HL Deb 24 April 1989 vol 506 cc1062-4

3.5 p.m.

Lord Eden of Winton asked Her Majesty's Government:

What further action they are taking in concert with other European Community governments and through the United Nations organisation to end the destruction of Beirut and to bring about a negotiated solution to the Lebanese crisis.

Lord Glenarthur

My Lords, we are in close touch both with our European partners and the other permanent members of the Security Council. We fully support the efforts of the Arab League to arrange a ceasefire and a negotiated solution. Statements to this effect were issued by the Twelve on 17th April and by the President of the Security Council on 21st April.

Lord Eden of Winton

My Lords, how much longer must we witness the destruction of this once beautiful and civilised city and the wholesale slaughter of its people? Does it not seem that the Syrians, who came to Lebanon to protect its independence, are now bent upon its elimination? While supporting and encouraging the Arab League initiative, will the British Government ensure or press for an immediate ceasefire and the withdrawal from all Lebanese territory of both Syrian and Israeli forces?

Lord Glenarthur

My Lords, I can assure my noble friend that the Government are fully seized of the horrors of the destruction which continues seemingly unabated.

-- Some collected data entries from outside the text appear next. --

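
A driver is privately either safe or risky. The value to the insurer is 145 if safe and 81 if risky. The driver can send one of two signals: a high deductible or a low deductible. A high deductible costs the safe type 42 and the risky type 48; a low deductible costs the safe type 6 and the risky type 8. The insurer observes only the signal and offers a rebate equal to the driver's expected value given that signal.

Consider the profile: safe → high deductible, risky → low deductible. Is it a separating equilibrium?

No

Under separation the insurer infers type exactly: high deductible → safe (pays 145), low deductible → risky (pays 81).
Safe: high deductible gives 145 − 42 = 103; low deductible gives 81 − 6 = 75. No deviation. ✓
Risky: low deductible gives 81 − 8 = 73; high deductible gives 145 − 48 = 97. Would deviate. ✗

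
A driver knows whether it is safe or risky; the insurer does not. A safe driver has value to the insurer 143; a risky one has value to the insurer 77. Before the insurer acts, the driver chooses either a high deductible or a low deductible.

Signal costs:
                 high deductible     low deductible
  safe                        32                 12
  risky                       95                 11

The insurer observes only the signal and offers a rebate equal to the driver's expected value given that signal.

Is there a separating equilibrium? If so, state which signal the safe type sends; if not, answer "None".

Try safe → high deductible, risky → low deductible:
  If types separate, high deductible earns payment 143 and low deductible earns 77.
  Safe: high deductible gives 143 − 32 = 111; low deductible gives 77 − 12 = 65. No deviation. ✓
  Risky: low deductible gives 77 − 11 = 66; high deductible gives 143 − 95 = 48. No deviation. ✓
Both hold — the safe type sends high deductible.

high deductible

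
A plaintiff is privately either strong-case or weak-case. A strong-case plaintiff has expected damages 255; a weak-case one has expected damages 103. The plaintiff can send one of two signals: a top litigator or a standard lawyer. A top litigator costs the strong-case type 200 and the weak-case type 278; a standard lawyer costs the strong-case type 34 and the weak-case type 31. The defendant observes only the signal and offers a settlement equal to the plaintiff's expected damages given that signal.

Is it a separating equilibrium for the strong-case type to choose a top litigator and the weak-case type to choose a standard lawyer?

No

Under separation the defendant infers type exactly: top litigator → strong-case (pays 255), standard lawyer → weak-case (pays 103).
Strong-case: top litigator gives 255 − 200 = 55; standard lawyer gives 103 − 34 = 69. Would deviate. ✗
Weak-case: standard lawyer gives 103 − 31 = 72; top litigator gives 255 − 278 = -23. No deviation. ✓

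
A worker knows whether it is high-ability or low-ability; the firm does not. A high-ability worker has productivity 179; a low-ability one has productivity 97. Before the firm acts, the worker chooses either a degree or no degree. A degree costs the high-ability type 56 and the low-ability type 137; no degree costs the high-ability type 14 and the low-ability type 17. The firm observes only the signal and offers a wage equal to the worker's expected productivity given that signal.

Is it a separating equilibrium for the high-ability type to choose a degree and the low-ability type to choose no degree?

Yes

If types separate, degree earns payment 179 and no degree earns 97.
High-ability: degree gives 179 − 56 = 123; no degree gives 97 − 14 = 83. No deviation. ✓
Low-ability: no degree gives 97 − 17 = 80; degree gives 179 − 137 = 42. No deviation. ✓
Both incentive constraints hold.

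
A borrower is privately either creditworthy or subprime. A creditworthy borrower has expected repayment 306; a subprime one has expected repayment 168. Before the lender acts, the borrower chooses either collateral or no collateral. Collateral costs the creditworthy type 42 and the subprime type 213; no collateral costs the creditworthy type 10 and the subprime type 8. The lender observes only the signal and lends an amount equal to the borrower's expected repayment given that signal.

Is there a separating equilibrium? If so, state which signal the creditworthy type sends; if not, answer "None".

Try creditworthy → collateral, subprime → no collateral:
  Under separation the lender infers type exactly: collateral → creditworthy (pays 306), no collateral → subprime (pays 168).
  Creditworthy: collateral gives 306 − 42 = 264; no collateral gives 168 − 10 = 158. No deviation. ✓
  Subprime: no collateral gives 168 − 8 = 160; collateral gives 306 − 213 = 93. No deviation. ✓
Both hold — the creditworthy type sends collateral.

collateral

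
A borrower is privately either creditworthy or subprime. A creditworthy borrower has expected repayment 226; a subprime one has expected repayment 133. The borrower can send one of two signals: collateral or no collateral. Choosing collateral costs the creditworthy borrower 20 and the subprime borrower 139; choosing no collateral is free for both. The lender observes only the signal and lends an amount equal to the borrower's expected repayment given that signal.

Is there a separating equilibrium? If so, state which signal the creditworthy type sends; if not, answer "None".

collateral

Try creditworthy → collateral, subprime → no collateral:
  If types separate, collateral earns payment 226 and no collateral earns 133.
  Creditworthy: collateral gives 226 − 20 = 206; no collateral gives 133 − 0 = 133. No deviation. ✓
  Subprime: no collateral gives 133 − 0 = 133; collateral gives 226 − 139 = 87. No deviation. ✓
Both hold — the creditworthy type sends collateral.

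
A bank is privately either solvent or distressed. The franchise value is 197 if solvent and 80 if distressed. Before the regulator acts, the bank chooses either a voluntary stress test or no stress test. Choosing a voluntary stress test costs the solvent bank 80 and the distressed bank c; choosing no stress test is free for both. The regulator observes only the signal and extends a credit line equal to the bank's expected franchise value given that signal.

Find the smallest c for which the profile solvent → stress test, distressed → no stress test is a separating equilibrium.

Under separation: stress test → solvent (pays 197); no stress test → distressed (pays 80).
Solvent: 197 − 80 = 117 ≥ 80 − 0 = 80. Holds regardless of c. ✓
Distressed: 80 − 0 ≥ 197 − c, so c ≥ 197 − 80 = 117.

117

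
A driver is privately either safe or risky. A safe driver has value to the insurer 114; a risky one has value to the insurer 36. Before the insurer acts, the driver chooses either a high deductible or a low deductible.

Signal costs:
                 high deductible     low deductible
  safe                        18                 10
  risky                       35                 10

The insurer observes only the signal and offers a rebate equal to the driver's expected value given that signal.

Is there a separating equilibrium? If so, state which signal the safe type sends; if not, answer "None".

None

Try safe → high deductible, risky → low deductible:
  If types separate, high deductible earns payment 114 and low deductible earns 36.
  Safe: high deductible gives 114 − 18 = 96; low deductible gives 36 − 10 = 26. No deviation. ✓
  Risky: low deductible gives 36 − 10 = 26; high deductible gives 114 − 35 = 79. Would deviate. ✗
Try safe → low deductible, risky → high deductible:
  If types separate, low deductible earns payment 114 and high deductible earns 36.
  Safe: low deductible gives 114 − 10 = 104; high deductible gives 36 − 18 = 18. No deviation. ✓
  Risky: high deductible gives 36 − 35 = 1; low deductible gives 114 − 10 = 104. Would deviate. ✗
Neither assignment is incentive-compatible.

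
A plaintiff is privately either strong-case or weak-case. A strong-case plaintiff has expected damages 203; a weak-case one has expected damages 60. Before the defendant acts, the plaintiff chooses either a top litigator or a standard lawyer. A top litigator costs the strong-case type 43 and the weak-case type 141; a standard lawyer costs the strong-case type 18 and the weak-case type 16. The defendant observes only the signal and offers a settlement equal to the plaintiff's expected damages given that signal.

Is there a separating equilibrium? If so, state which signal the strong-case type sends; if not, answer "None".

None

Try strong-case → top litigator, weak-case → standard lawyer:
  If types separate, top litigator earns payment 203 and standard lawyer earns 60.
  Strong-case: top litigator gives 203 − 43 = 160; standard lawyer gives 60 − 18 = 42. No deviation. ✓
  Weak-case: standard lawyer gives 60 − 16 = 44; top litigator gives 203 − 141 = 62. Would deviate. ✗
Try strong-case → standard lawyer, weak-case → top litigator:
  If types separate, standard lawyer earns payment 203 and top litigator earns 60.
  Strong-case: standard lawyer gives 203 − 18 = 185; top litigator gives 60 − 43 = 17. No deviation. ✓
  Weak-case: top litigator gives 60 − 141 = -81; standard lawyer gives 203 − 16 = 187. Would deviate. ✗
Neither assignment is incentive-compatible.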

We are in constant touch with the Secretary General of the United Nations. Indeed, my right honourable friend the Prime Minister discussed Lebanon with him on 18th April. We share the view that we should use our contacts to achieve a ceasefire, and we support the initiative of the Arab League because we believe that is the best bet in current circumstances.

Lord Molloy

My Lords, is the Minister aware that we are daily witnessing the appalling destruction not merely of Beirut but indeed of all of the Lebanon? What is the point in being in close touch with world organisations which apparently are not prepared to, or cannot, do anything whatsoever? I believe it is a most hopeless and useless situation to be in touch with organisations that can do nothing.

Lord Glenarthur

My Lords, the fact is that the organisations are there and they have a role to play, as does the European Community, which has issued a number of statements. But we have to make those statements, whether the noble Lord likes it or not. We have also expressed our full backing to the Arab League for its efforts to achieve a political settlement. The 12 member states stand ready to do what is thought helpful, in any other way we can.

Lord Cledwyn of Penrhos

My Lords, will the Minister confirm that this problem was discussed by the Prime Minister when she met the Soviet Prime Minister in Luxembourg last week and, if so, whether any specific proposals were made which might give hope that a new initiative might be taken?

Lord Glenarthur

My Lords, the matter was certainly discussed with the Secretary General on 18th April. However, I am afraid I cannot say whether it was discussed with the Soviets, which is the point the noble Lord made. However, I can assure him that where we can develop a role and see it taken forward, we shall certainly play our part.

The Earl of Perth

My Lords, apart from the efforts that the Government are making to ensure a ceasefire, will they consider going a little further and pressing the President of Syria to make a statement which would confirm United Nations Resolution No. 520, which calls for: strict respect for Lebanon's sovereignty, territorial integrity, unity and political independence under the sole and exclusive authority of the Lebanese Government"? I think it is very important to try to get the Government to work along those lines too.

Lord Glenarthur

My Lords, that is an interesting proposition and we would support any realistic attempts to achieve a durable and negotiated settlement leading to the restoration of peace and the full sovereignty, independence, territorial integrity and national unity of Lebanon.

Lord Tordoff

My Lords, while I wish to give general support to the Government's position, is there any fear that British arms supplied to Iraq are finding their way into this conflict?

Lord Glenarthur

My Lords, not that I know of.

Lord Paget of Northampton

My Lords, can the noble Lord tell us how many ceasefires there have been in Lebanon so far? Is looking for another one not a bit futile? Is it not the position that Lebanon is subject to invasion from Syria and that she can be rescued only by somebody who is in a position to beat Syria, and that is Israel? Does the noble Lord agree that if we give full support to Israel to deal with the situation from her position on the Heights, that could work?

Lord Glenarthur

My Lords, the short answer to the noble Lord's question about the number of ceasefires is that we have probably all lost count. That does not mean that we should not continue to call for them, because no sensible means of taking the matter forward can be achieved without a ceasefire.

Lord Eden of Winton

My Lords, perhaps I may press my noble friend further on the issue. Is there not now a real threat to the independence of Lebanon? If there is no sign of an early initiative resulting in action to secure the withdrawal of Syrian and Israeli forces, will the British Government press for the matter to be raised as a matter of urgency at the United Nations Security Council?

Lord Glenarthur

My Lords, that is certainly something we would consider. However, it is an internal dispute. There are therefore difficulties with the United Nations charter which says that initially regional groupings should be used to deal with this kind of problem. That is why we believe that the Arab League is tailor-made for the situation in the first instance rather than the United Nations. Nevertheless, I shall certainly note my noble friend's remarks.